Dans les années 2000, les trois ouvrages de la Trilogie seront repris un à un sur la scène du Théâtre des Champs-Elysées, dans des mises scènes couronnées de succès. En octobre 2001, Les Noces de Figaro, signées du duo René Jacobs / Jean-Louis Martinoty, triomphent.
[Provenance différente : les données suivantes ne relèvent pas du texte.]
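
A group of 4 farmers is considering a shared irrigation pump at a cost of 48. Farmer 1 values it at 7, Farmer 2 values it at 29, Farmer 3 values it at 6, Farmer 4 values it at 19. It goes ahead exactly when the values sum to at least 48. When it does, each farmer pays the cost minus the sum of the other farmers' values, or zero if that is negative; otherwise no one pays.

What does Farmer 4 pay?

6

Total value 61 ≥ cost 48, so the project is built.
The other farmers' values sum to 42.
Cost minus that sum is 48 - 42 = 6.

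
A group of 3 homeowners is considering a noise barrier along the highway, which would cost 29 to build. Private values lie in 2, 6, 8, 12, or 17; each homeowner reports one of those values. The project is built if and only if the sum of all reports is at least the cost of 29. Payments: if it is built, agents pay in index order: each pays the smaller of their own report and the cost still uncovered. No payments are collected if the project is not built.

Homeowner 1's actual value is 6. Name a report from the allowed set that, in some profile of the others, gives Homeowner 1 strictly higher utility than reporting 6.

2

Suppose Homeowner 2 reports 12 and Homeowner 3 reports 17.
Report 6: project built, pays 6, utility 6 - 6 = 0.
Report 2: project built, pays 2, utility 6 - 2 = 4.
So reporting 2 beats truth here (4 > 0).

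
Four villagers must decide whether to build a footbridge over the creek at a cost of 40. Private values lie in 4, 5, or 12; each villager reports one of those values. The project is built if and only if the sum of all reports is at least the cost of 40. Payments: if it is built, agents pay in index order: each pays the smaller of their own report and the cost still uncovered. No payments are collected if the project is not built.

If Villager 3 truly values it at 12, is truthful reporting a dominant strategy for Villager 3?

Consider the case where Villager 1 reports 12, Villager 2 reports 12 and Villager 4 reports 12.
Truthful report 12: project built, pays 12, utility 12 - 12 = 0.
Report 4 instead: project built, pays 4, utility 12 - 4 = 8.
Since 8 > 0, reporting 4 is strictly better here, so truthful reporting is not dominant.

No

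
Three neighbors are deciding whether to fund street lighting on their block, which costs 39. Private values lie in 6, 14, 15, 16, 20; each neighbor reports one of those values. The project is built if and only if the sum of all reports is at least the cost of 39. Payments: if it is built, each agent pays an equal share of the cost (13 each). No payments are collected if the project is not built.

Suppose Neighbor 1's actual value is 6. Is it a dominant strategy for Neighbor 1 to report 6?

Check each profile of the others' reports and compare truth against every alternative report.
Others report (6, 20): truth gives 0, best alternative gives -7.
Others report (14, 14): truth gives 0, best alternative gives -7.
Others report (14, 15): truth gives 0, best alternative gives -7.
Others report (14, 16): truth gives 0, best alternative gives -7.
Others report (15, 14): truth gives 0, best alternative gives -7.
Others report (15, 15): truth gives 0, best alternative gives -7.
(Remaining 19 profiles checked similarly; truth is weakly best in each.)
In every case the truthful report is at least as good as any alternative, so it is a dominant strategy.

Yes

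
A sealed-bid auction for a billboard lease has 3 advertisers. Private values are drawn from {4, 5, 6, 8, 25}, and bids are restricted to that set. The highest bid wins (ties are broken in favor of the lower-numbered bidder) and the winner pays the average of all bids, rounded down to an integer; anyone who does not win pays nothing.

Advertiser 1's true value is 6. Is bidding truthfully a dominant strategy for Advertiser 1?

No

Consider the case where Advertiser 2 bids 4 and Advertiser 3 bids 5.
Truthful bid 6: wins, pays 5, utility 6 - 5 = 1.
Bid 5 instead: wins, pays 4, utility 6 - 4 = 2.
Since 2 > 1, bidding 5 is strictly better here, so truthful bidding is not dominant.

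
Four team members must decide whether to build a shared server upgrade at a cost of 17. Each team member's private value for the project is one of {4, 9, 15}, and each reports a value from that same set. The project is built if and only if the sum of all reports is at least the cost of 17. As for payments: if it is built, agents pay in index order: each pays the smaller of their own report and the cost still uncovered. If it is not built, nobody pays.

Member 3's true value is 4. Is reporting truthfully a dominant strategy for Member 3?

Yes

Check each profile of the others' reports and compare truth against every alternative report.
Others report (4, 4, 4): truth gives 0, best alternative gives -5.
Others report (4, 4, 9): truth gives 0, best alternative gives -5.
Others report (4, 4, 15): truth gives 0, best alternative gives -5.
Others report (4, 15, 4): truth gives 4, best alternative gives 4.
Others report (4, 15, 9): truth gives 4, best alternative gives 4.
Others report (4, 15, 15): truth gives 4, best alternative gives 4.
(Remaining 21 profiles checked similarly; truth is weakly best in each.)
In every case the truthful report is at least as good as any alternative, so it is a dominant strategy.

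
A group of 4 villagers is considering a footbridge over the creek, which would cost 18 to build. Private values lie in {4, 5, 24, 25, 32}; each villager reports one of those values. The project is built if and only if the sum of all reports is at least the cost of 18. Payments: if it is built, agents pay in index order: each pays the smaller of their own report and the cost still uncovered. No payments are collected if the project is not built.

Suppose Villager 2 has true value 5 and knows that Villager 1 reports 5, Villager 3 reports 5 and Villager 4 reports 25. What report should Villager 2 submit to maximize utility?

Report 4: project built, pays 4, utility 5 - 4 = 1.
Report 5: project built, pays 5, utility 5 - 5 = 0.
Report 24: project built, pays 13, utility 5 - 13 = -8.
Report 25: project built, pays 13, utility 5 - 13 = -8.
Report 32: project built, pays 13, utility 5 - 13 = -8.
The best choice is 4 with utility 1.

4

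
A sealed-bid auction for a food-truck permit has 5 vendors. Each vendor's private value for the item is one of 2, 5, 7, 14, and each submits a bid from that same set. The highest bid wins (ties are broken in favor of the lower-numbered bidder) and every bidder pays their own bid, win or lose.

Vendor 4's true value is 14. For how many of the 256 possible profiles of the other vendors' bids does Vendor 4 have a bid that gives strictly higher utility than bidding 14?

Others bid (2, 2, 2, 2): truth gives 0; bid 5 gives 9 > 0. Violating.
Others bid (2, 2, 2, 5): truth gives 0; bid 5 gives 9 > 0. Violating.
Others bid (2, 2, 2, 7): truth gives 0; bid 7 gives 7 > 0. Violating.
Others bid (2, 2, 5, 2): truth gives 0; bid 7 gives 7 > 0. Violating.
Others bid (2, 2, 2, 14): truth gives 0; no alternative beats it.
Others bid (2, 2, 5, 14): truth gives 0; no alternative beats it.
(Checking all 256 profiles: 172 have a profitable deviation, 84 do not.)

172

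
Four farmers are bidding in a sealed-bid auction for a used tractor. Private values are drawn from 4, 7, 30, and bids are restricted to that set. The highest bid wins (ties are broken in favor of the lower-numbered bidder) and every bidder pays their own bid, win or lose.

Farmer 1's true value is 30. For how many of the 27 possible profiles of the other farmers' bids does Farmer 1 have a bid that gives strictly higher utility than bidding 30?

8

Others bid (4, 4, 4): truth gives 0; bid 4 gives 26 > 0. Violating.
Others bid (4, 4, 7): truth gives 0; bid 7 gives 23 > 0. Violating.
Others bid (4, 7, 4): truth gives 0; bid 7 gives 23 > 0. Violating.
Others bid (4, 7, 7): truth gives 0; bid 7 gives 23 > 0. Violating.
Others bid (4, 4, 30): truth gives 0; no alternative beats it.
Others bid (4, 7, 30): truth gives 0; no alternative beats it.
(Checking all 27 profiles: 8 have a profitable deviation, 19 do not.)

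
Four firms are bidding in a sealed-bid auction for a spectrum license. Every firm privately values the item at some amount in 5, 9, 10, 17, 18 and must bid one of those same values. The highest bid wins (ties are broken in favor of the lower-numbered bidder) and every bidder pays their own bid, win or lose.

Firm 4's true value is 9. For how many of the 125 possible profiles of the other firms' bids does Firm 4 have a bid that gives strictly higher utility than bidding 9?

124

Others bid (5, 5, 9): truth gives -9; bid 10 gives -1 > -9. Violating.
Others bid (5, 5, 10): truth gives -9; bid 5 gives -5 > -9. Violating.
Others bid (5, 5, 17): truth gives -9; bid 5 gives -5 > -9. Violating.
Others bid (5, 5, 18): truth gives -9; bid 5 gives -5 > -9. Violating.
Others bid (5, 5, 5): truth gives 0; no alternative beats it.
(Checking all 125 profiles: 124 have a profitable deviation, 1 does not.)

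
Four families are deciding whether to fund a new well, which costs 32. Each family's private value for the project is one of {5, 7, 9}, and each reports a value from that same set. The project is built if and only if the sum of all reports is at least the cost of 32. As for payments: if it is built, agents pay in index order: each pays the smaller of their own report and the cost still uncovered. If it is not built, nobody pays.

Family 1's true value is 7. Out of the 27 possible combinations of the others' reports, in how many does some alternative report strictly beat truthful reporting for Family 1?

1

Others report (9, 9, 9): truth gives 0; report 5 gives 2 > 0. Violating.
Others report (5, 5, 5): truth gives 0; no alternative beats it.
Others report (5, 5, 7): truth gives 0; no alternative beats it.
(Checking all 27 profiles: 1 has a profitable deviation, 26 do not.)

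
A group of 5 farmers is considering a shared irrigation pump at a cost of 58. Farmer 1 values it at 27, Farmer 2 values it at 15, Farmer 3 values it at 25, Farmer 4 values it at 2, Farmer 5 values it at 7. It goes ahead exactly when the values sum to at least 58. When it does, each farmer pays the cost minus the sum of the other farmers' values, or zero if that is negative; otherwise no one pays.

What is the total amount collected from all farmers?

16

Total value 76 ≥ cost 58, so it is built.
Farmer 1: others sum to 49; max(0, 58 - 49) = 9.
Farmer 2: others sum to 61; max(0, 58 - 61) = 0.
Farmer 3: others sum to 51; max(0, 58 - 51) = 7.
Farmer 4: others sum to 74; max(0, 58 - 74) = 0.
Farmer 5: others sum to 69; max(0, 58 - 69) = 0.
Total collected = 9 + 0 + 7 + 0 + 0 = 16.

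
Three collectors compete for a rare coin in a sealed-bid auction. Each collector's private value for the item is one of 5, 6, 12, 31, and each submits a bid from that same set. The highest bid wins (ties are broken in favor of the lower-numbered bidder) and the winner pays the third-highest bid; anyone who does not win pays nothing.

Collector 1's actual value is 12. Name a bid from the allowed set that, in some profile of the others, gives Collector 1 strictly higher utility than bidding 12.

31

Suppose Collector 2 bids 5 and Collector 3 bids 31.
Bid 12: loses, pays 0, utility 0.
Bid 31: wins, pays 5, utility 12 - 5 = 7.
So bidding 31 beats truth here (7 > 0).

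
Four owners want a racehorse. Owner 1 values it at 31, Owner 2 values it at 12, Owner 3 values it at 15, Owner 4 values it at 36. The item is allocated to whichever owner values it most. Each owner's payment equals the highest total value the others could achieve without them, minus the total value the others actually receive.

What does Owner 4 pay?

Owner 4 has the highest value and receives the item.
Without Owner 4, the item would go to the next-highest value, 31, so the others could achieve 31.
With Owner 4 present and winning, the others receive nothing, so their total is 0.
Payment = 31 - 0 = 31.

31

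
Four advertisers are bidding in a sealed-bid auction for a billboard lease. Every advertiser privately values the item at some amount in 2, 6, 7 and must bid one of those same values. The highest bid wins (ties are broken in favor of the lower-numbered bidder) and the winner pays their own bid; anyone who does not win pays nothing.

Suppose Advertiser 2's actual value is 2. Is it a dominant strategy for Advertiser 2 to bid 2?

Check each profile of the others' bids and compare truth against every alternative bid.
Others bid (2, 2, 2): truth gives 0, best alternative gives -4.
Others bid (2, 2, 6): truth gives 0, best alternative gives -4.
Others bid (2, 6, 2): truth gives 0, best alternative gives -4.
Others bid (2, 6, 6): truth gives 0, best alternative gives -4.
Others bid (2, 2, 7): truth gives 0, best alternative gives 0.
Others bid (2, 6, 7): truth gives 0, best alternative gives 0.
(Remaining 21 profiles checked similarly; truth is weakly best in each.)
In every case the truthful bid is at least as good as any alternative, so it is a dominant strategy.

Yes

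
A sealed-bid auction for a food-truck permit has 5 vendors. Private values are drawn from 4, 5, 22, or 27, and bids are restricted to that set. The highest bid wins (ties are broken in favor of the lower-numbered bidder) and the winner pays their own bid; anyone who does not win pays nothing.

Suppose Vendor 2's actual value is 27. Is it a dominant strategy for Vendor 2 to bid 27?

No

Consider the case where Vendor 1 bids 4, Vendor 3 bids 4, Vendor 4 bids 4 and Vendor 5 bids 4.
Truthful bid 27: wins, pays 27, utility 27 - 27 = 0.
Bid 5 instead: wins, pays 5, utility 27 - 5 = 22.
Since 22 > 0, bidding 5 is strictly better here, so truthful bidding is not dominant.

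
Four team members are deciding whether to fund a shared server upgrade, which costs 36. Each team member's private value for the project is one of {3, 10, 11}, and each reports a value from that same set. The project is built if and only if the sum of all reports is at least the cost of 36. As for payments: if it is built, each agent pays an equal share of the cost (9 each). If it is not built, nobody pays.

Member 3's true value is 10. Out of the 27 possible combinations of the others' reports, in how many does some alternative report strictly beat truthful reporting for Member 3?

3

Others report (3, 11, 11): truth gives 0; report 11 gives 1 > 0. Violating.
Others report (11, 3, 11): truth gives 0; report 11 gives 1 > 0. Violating.
Others report (11, 11, 3): truth gives 0; report 11 gives 1 > 0. Violating.
Others report (3, 3, 3): truth gives 0; no alternative beats it.
Others report (3, 3, 10): truth gives 0; no alternative beats it.
(Checking all 27 profiles: 3 have a profitable deviation, 24 do not.)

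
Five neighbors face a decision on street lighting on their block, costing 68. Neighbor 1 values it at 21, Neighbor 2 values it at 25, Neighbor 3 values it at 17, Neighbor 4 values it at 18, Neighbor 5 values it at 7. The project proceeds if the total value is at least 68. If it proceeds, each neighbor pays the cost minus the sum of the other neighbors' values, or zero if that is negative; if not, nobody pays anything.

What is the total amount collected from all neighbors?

Total value 88 ≥ cost 68, so it is built.
Neighbor 1: others sum to 67; max(0, 68 - 67) = 1.
Neighbor 2: others sum to 63; max(0, 68 - 63) = 5.
Neighbor 3: others sum to 71; max(0, 68 - 71) = 0.
Neighbor 4: others sum to 70; max(0, 68 - 70) = 0.
Neighbor 5: others sum to 81; max(0, 68 - 81) = 0.
Total collected = 1 + 5 + 0 + 0 + 0 = 6.

6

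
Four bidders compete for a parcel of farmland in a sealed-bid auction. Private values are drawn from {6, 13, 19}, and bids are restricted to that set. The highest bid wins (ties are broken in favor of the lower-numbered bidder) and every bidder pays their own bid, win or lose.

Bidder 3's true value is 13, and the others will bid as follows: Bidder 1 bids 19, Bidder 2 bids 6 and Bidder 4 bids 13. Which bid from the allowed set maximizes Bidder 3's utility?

Bid 6: loses but pays 6, utility -6.
Bid 13: loses but pays 13, utility -13.
Bid 19: loses but pays 19, utility -19.
The best choice is 6 with utility -6.

6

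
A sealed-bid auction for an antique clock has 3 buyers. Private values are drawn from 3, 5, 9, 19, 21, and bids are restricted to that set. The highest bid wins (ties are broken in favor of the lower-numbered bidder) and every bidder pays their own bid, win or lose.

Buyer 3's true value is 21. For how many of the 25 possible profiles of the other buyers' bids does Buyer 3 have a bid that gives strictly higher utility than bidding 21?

Others bid (3, 3): truth gives 0; bid 5 gives 16 > 0. Violating.
Others bid (3, 5): truth gives 0; bid 9 gives 12 > 0. Violating.
Others bid (3, 9): truth gives 0; bid 19 gives 2 > 0. Violating.
Others bid (3, 21): truth gives -21; bid 3 gives -3 > -21. Violating.
Others bid (3, 19): truth gives 0; no alternative beats it.
Others bid (5, 19): truth gives 0; no alternative beats it.
(Checking all 25 profiles: 18 have a profitable deviation, 7 do not.)

18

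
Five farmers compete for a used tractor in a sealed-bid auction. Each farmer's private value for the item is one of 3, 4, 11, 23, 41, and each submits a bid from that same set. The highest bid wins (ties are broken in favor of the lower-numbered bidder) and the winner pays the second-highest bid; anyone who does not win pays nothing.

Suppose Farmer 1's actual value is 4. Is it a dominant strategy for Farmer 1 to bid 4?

Yes

Check each profile of the others' bids and compare truth against every alternative bid.
Others bid (3, 3, 3, 3): truth gives 1, best alternative gives 1.
Others bid (3, 3, 3, 4): truth gives 0, best alternative gives 0.
Others bid (3, 3, 3, 11): truth gives 0, best alternative gives 0.
Others bid (3, 3, 3, 23): truth gives 0, best alternative gives 0.
Others bid (3, 3, 3, 41): truth gives 0, best alternative gives 0.
Others bid (3, 3, 4, 3): truth gives 0, best alternative gives 0.
(Remaining 619 profiles checked similarly; truth is weakly best in each.)
In every case the truthful bid is at least as good as any alternative, so it is a dominant strategy.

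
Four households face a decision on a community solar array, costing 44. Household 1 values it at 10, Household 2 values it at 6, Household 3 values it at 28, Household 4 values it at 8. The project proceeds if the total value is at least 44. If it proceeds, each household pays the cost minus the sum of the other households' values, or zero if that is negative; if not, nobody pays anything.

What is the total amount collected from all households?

22

Total value 52 ≥ cost 44, so it is built.
Household 1: others sum to 42; max(0, 44 - 42) = 2.
Household 2: others sum to 46; max(0, 44 - 46) = 0.
Household 3: others sum to 24; max(0, 44 - 24) = 20.
Household 4: others sum to 44; max(0, 44 - 44) = 0.
Total collected = 2 + 0 + 20 + 0 = 22.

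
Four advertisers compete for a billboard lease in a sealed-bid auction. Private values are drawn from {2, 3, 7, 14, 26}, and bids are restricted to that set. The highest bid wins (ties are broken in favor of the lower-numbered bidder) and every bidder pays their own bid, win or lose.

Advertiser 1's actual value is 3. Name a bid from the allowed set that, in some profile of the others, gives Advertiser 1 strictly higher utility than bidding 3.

Suppose Advertiser 2 bids 2, Advertiser 3 bids 2 and Advertiser 4 bids 2.
Bid 3: wins, pays 3, utility 3 - 3 = 0.
Bid 2: wins, pays 2, utility 3 - 2 = 1.
So bidding 2 beats truth here (1 > 0).

2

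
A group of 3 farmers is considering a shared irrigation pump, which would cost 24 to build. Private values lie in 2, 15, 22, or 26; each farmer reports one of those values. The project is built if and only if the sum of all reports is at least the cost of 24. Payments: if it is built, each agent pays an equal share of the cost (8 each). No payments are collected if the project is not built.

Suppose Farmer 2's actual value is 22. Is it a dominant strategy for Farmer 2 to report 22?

Yes

Check each profile of the others' reports and compare truth against every alternative report.
Others report (2, 2): truth gives 14, best alternative gives 14.
Others report (2, 15): truth gives 14, best alternative gives 14.
Others report (2, 22): truth gives 14, best alternative gives 14.
Others report (2, 26): truth gives 14, best alternative gives 14.
Others report (15, 2): truth gives 14, best alternative gives 14.
Others report (15, 15): truth gives 14, best alternative gives 14.
(Remaining 10 profiles checked similarly; truth is weakly best in each.)
In every case the truthful report is at least as good as any alternative, so it is a dominant strategy.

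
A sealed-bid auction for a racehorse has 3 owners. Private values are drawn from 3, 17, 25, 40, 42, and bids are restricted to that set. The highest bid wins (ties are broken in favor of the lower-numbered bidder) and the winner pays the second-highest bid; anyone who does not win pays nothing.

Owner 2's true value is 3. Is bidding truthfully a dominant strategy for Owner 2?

Check each profile of the others' bids and compare truth against every alternative bid.
Others bid (3, 17): truth gives 0, best alternative gives -14.
Others bid (3, 3): truth gives 0, best alternative gives 0.
Others bid (3, 25): truth gives 0, best alternative gives 0.
Others bid (3, 40): truth gives 0, best alternative gives 0.
Others bid (3, 42): truth gives 0, best alternative gives 0.
Others bid (17, 3): truth gives 0, best alternative gives 0.
(Remaining 19 profiles checked similarly; truth is weakly best in each.)
In every case the truthful bid is at least as good as any alternative, so it is a dominant strategy.

Yes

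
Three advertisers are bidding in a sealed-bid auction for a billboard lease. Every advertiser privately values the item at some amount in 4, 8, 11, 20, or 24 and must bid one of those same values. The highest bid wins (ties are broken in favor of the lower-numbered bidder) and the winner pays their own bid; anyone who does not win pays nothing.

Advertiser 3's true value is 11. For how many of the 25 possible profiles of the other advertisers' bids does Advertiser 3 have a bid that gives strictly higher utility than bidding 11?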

Ce spectacle, récompensé par le Syndicat de la critique, gravé au disque et donnant lieu à un DVD, sera repris à plusieurs reprises au cours de la décennie, permettant ainsi d’entendre notamment les comtesses de Véronique Gens, Annette Dasch et Veronica Cangemi, les Suzanne de Patrizia Ciofi et Rosemary Joshua et les Cherubin d’Anna Bonitatibus et d’Angelika Kirchschlager pour n’évoquer que les dames.

COSÌ FAN TUTTE

Un premier Così signé de l’homme de théâtre chinois Chen Shi-Zheng, et présenté également au Festival d’Aix l’été précédent, inaugurait le parcours mozartien de René Jacobs dès l’automne 2000. Le baryton italien Pietro Spagnoli y tenait déjà le rôle de Don Alfonso, rôle qu’il interpréta également lors d’un nouveau Così fan tutte créé au Théâtre en 2008 (direction Jean-Christophe Spinosi), puis repris en 2010 (direction Jérémie Rhorer) et cette fois-ci confié au metteur en scène Eric Génovèse, sociétaire de la Comédie Française. Grand rossinien, Pietro Spagnoli fut un fidèle mozartien du Théâtre, puisque outre ses apparitions en Don Alfonso, il fut à plusieurs reprises le Comte des Noces de la production de Jean-Louis Martinoty.

DON GIOVANNI

Don Giovanni, l’un des opéras de Mozart les plus joués de nos jours, n’a bénéficié jusqu’à l’arrivée de Rolf Liebermann à la tête de l’Opéra de Paris que de très rares représentations parisiennes. Au Théâtre, il y eut celles d’avant-guerre avec Bruno Walter, puis celles présentées par l’Opéra de Cologne au début des années 50...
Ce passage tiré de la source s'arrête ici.